La Procura Generale della Repubblica

Con il termine Procura generale della Repubblica si individuano gli uffici presenti presso le Corti d’Appello e presso la Suprema Corte di Cassazione dove i Pubblici Ministeri svolgono le proprie funzioni.

1. La storia normativa della Procura

Le origini dell’ufficio si trovano nel Regio Decreto del 30 gennaio 1941 (1), con il quale il legislatore si prefissava l’obiettivo di rinnovare profondamente l’ordinamento giudiziario.
Proprio in questo testo troviamo i primi riferimenti alla Procura, chiamata all’epoca procura generale del Re imperatore, nome dovuto alla presenza della monarchia.
Dieci anni più tardi, a liberazione d’Italia avvenuta, con la legge n.392 del 24 maggio 1951 (1) venivano specificati luoghi, funzioni e svolgimento delle carriere dei magistrati e dei relativi compensi.
La procura sarà oggetto di revisione anche nella storia recente del paese con il D. lgs. 106/2006 (2), il quale apportava delle profonde modifiche all’organizzazione degli uffici dei pubblici ministeri.
Il legislatore con questo decreto riconosceva in via esclusiva la titolarità del potere organizzativo dell’ufficio e dell’azione penale al Procuratore della Repubblica, il quale esercita tale potere mediante delega ai magistrati dell’ufficio competente.

2. I poteri del procuratore della Repubblica

I poteri del Procuratore, per quanto concerne l’organizzazione dell’ufficio, sono assimilabili a quelli di un Dirigente di alto livello della pubblica amministrazione, infatti gode di totale discrezione nella scelta dei criteri di organizzazione dell’ufficio, come l’assegnazione dei magistrati o l’individuazione di settori di affari da assegnare ad un gruppo di magistrati.
Oltre alle libertà organizzative, come detto in precedenza, gode di libertà assoluta nell’inizio dell’azione penale, con la possibilità di individuare i reati e la direzione delle indagini attraverso la Polizia Giudiziaria.
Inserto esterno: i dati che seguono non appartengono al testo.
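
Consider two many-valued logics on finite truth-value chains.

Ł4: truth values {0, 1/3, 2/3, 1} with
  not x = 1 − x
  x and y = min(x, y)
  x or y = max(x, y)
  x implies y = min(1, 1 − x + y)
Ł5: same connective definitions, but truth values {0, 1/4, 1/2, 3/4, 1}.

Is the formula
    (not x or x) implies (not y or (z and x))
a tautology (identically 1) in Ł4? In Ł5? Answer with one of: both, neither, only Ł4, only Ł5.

In Ł4: at x = 0, y = 1/3, z = 0 the value is 2/3 — not a tautology.
In Ł5: at x = 0, y = 1/4, z = 0 the value is 3/4 — not a tautology.

neither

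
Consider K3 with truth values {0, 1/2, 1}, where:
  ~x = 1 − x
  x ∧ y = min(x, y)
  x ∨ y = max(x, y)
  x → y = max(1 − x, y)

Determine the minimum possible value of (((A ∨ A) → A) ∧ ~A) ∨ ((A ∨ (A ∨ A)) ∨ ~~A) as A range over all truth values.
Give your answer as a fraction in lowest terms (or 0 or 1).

1/2

Take A = 1/2:
A ∨ A = 1/2 ∨ 1/2 = 1/2
(A ∨ A) → A = 1/2 → 1/2 = 1/2
~A = ~1/2 = 1/2
((A ∨ A) → A) ∧ ~A = 1/2 ∧ 1/2 = 1/2
A ∨ A = 1/2 ∨ 1/2 = 1/2
A ∨ (A ∨ A) = 1/2 ∨ 1/2 = 1/2
~A = ~1/2 = 1/2
~~A = ~1/2 = 1/2
(A ∨ (A ∨ A)) ∨ ~~A = 1/2 ∨ 1/2 = 1/2
(((A ∨ A) → A) ∧ ~A) ∨ ((A ∨ (A ∨ A)) ∨ ~~A) = 1/2 ∨ 1/2 = 1/2
No assignment yields a value below 1/2, so this is the minimum.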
3. L’organizzazione e la struttura degli Uffici

Gli uffici della Procura sono composti dai Pubblici Ministeri, ovvero i magistrati, e dalla segreteria giudiziaria.
Vi sono 27 procure generali in Italia, una presso ogni Corte d’appello più una presente nella sede della Corte di Cassazione.
In ognuno di questi uffici sono presenti un Procuratore generale della Repubblica, i suoi vice – ovvero i sostituti procuratori -, ed in alcuni casi un solo avvocato generale della Repubblica eccezion fatta per l’ufficio della Corte di Cassazione che ne presenta più di uno.
All’interno della Corte di cassazione, con il D. lgs. 367/1991(3) venne istituita la direzione nazionale antimafia, con a capo il procuratore nazionale antimafia, elemento scelto tra i magistrati della cassazione che hanno svolto il proprio ruolo per almeno dieci anni.
L’incaricato resta a capo dell’ufficio per quattro anni e può essere oggetto di un unico rinnovo.
Inoltre il magistrato a capo del DNA svolge le funzioni prescritte dall’art. 371-bis c.p.p.

Note

 

  1. Legge 24 maggio 1951, n. 392. Distinzione dei magistrati secondo le funzioni;
  2. Decreto Legislativo 20 febbraio 2006, n. 106. Disposizioni in materia di riorganizzazione dell’ufficio del pubblico ministero;
  3. Testo coordinato del decreto-legge 20 novembre 1991, n. 367.